Unconventional Resources (Jan 2022)
Shale lithology identification using stacking model combined with SMOTE from well logs
Abstract
Shale lithology identification is the basis of geological research and reservoir characterization, and is an essential task for oil exploration. Recently, several machine learning algorithms have been applied to improve the accuracy of lithology identification. However, stacking model for lithology identification has been less used in existing studies, and less consideration was given to imbalanced lithologies problem.
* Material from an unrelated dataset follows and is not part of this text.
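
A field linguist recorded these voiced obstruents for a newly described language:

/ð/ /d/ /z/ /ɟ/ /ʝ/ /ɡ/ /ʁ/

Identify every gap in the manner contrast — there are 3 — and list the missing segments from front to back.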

In this study, we build a stacking model based on random forest (RF), extreme gradient boosting (XGBoost) and linear regression (LR), and use synthetic minority oversampling technique (SMOTE) to improve the imbalanced lithologies problem, and then compare the stacking model with support vector machine (SVM), RF and XGBoost models after adjusting model parameters using grid search and fivefold cross-validation. The authors prepared a dataset consisting of logging data and core data from 13 wells in a depression in Junggar basin, China, including a total of 2352 sample points marked with lithologic labels. The lithologies identified in this study are mudstone (MS), dolomitic mudstone (DM), siltstone (S), dolomitic siltstone (DS) and micritic dolomite (MD). The results show that (1) the overall identification performance of the stacking model is better than that of the SVM, RF and XGBoost models. (2) SMOTE algorithm can effectively improve the identification performance of the minority lithologies. (3) Density log is the most important factor in identifying lithologies. The stacking model combined with SMOTE proposed in this paper has high lithology identification performance, which renders it practicable for lithology identification.